Augean's price at the end of 2009 was 38p. Yesterday, it closed at 26.5p, shedding 11.5p or 30 per cent over the year.

So who am I plumping for in 2011? Well, I've got high hopes for Leeds-based spy gadgets firm Datong, which is closing in on acquisition targets as it looks to build on a year of growing sales and profits. The terrorist threat is still with us, and Datong is stepping up its expansion in the Americas in response to the growing demand for covert surveillance. It is also targeting areas such as Mexico, India and Eastern Europe, where the authorities are fighting drug cartels, terrorists and organised criminals.

Formed in 1974, Leeds-based Datong initially specialised in the development of radio frequency technology for use by amateur radio enthusiasts.

By 1982, Datong had developed its first radio frequency direction finding product.

As concerns grew about terrorist activity in the UK, Datong moved into the security and defence markets and it floated on the AIM (Alternative Investment Market) in October 2005.

Perhaps surprisingly, given the scale of the terrorist threat, Datong's progress has not been smooth in recent years.

It suffered during the global slump as deferred orders, litigation and exporting licence delays hampered growth.

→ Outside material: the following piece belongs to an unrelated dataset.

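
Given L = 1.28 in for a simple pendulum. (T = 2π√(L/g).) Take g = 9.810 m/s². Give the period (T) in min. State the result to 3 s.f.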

But the resumption of orders from the United States, previously held up by the administration change in 2009, is now driving its recovery. The fact that it is considering acquisitions speaks volumes about the confidence of senior management as they gear up for growth in 2011.

I believe Datong's smart surveillance systems will help me end my losing streak. And its innovative approach to business should provide healthy returns for prudent investors in 2011.